[Beowulf] ARM cpu's and development boards and research
Eugen Leitl
eugen at leitl.org
Tue Nov 27 23:40:47 PST 2012
On Tue, Nov 27, 2012 at 06:17:55PM -0500, Prentice Bisbal wrote:
>
> On 11/27/2012 03:37 PM, Douglas Eadline wrote:
> >
> >> My interest in Arm has been the flip side of balancing flops to network
> >> bandwidth. A standard dual socket (AMD or Intel) can trivially saturate
> >> GigE. One option for improving the flops/network balance is to add
> >> network bandwidth with Infiniband. Another is a slower, cheaper, cooler
> >> CPU and GigE.
> >>
> > applause.
>
> I applaud that applause.
>
> What Bill has just described is known as an "Amdahl-balanced system",
> and is the design philosophy between the IBM Blue Genes and also
> SiCortex. In my opinion, this is the future of HPC. Use lower power,
The laws of the universe agree with your opinion. A provably optimal
classical computing configuration requires a close packing of the nodes
so that they're within each other light cones to minimize communication
latency. A sea of nodes on a mesh is will approach that asymptotically,
by shrinking the grain size until the units of memory and computation
is identical. Notice that you don't need a global clock, as local
communication can be asynchronous, and in general a locally weakly
coupled system of oscillators will synchronize soon after bootup, until
they beat in unison.
Your problem is mapped to a virtual circuit trace, laid out in
a 3d volume, with a volume refresh rate commensurable with
geometry of the light cone, which has a physical limit of about ~nm.

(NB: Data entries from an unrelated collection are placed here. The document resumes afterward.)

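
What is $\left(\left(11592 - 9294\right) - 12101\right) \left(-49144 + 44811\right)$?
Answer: $42476399$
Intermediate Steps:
$\left(\left(11592 - 9294\right) - 12101\right) \left(-49144 + 44811\right) = \left(2298 - 12101\right) \left(-4333\right) = \left(-9803\right) \left(-4333\right) = 42476399$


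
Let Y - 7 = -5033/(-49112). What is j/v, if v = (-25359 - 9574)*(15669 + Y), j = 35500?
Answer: -49813600/768410965631 ≈ -6.4827e-5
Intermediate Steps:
Y = 49831/7016 (Y = 7 - 5033/(-49112) = 7 - 5033*(-1/49112) = 7 + 719/7016 = 49831/7016 ≈ 7.1025)
v = -3842054828155/7016 (v = (-25359 - 9574)*(15669 + 49831/7016) = -34933*109983535/7016 = -3842054828155/7016 ≈ -5.4761e+8)
j/v = 35500/(-3842054828155/7016) = 35500*(-7016/3842054828155) = -49813600/768410965631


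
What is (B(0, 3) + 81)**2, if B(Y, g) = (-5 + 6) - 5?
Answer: 5929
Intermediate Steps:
B(Y, g) = -4 (B(Y, g) = 1 - 5 = -4)
(B(0, 3) + 81)**2 = (-4 + 81)**2 = 77**2 = 5929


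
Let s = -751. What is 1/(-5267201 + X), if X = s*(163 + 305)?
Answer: -1/5618669 ≈ -1.7798e-7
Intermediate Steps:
X = -351468 (X = -751*(163 + 305) = -751*468 = -351468)
1/(-5267201 + X) = 1/(-5267201 - 351468) = 1/(-5618669) = -1/5618669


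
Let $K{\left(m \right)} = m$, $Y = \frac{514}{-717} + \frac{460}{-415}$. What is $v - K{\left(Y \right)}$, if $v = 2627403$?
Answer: $\frac{156359488559}{59511} \approx 2.6274 \cdot 10^{6}$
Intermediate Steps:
$Y = - \frac{108626}{59511}$ ($Y = 514 \left(- \frac{1}{717}\right) + 460 \left(- \frac{1}{415}\right) = - \frac{514}{717} - \frac{92}{83} = - \frac{108626}{59511} \approx -1.8253$)
$v - K{\left(Y \right)} = 2627403 - - \frac{108626}{59511} = 2627403 + \frac{108626}{59511} = \frac{156359488559}{59511}$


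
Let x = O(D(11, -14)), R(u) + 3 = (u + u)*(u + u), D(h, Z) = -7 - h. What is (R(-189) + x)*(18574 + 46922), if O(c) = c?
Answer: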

I also hope that spintronics, both for storage (MRAM) and computation
will reduce the power envelope, and also increase reliability (e.g.
spintronics is effectively immune to radiation).
> slower processors, and then try to improve network performance to reduce
> the cost of scaling out. Essentially, you want the processors to be
> *just* fast enough to keep ahead of the networking and memory, but no
> faster to optimize energy savings.
>
> The Blue Genes do this incredibly well, so did SiCortex, and Seamicro
> appears to be doing this really well, too, based on all the press
> they've been getting. With the DARPA Exascale report saying we can't get
> to Exascale with current power consumption profiles, you can bet this
> will be a hot area of research over the next few years.
>
> Okay. I'm done listening to myself type.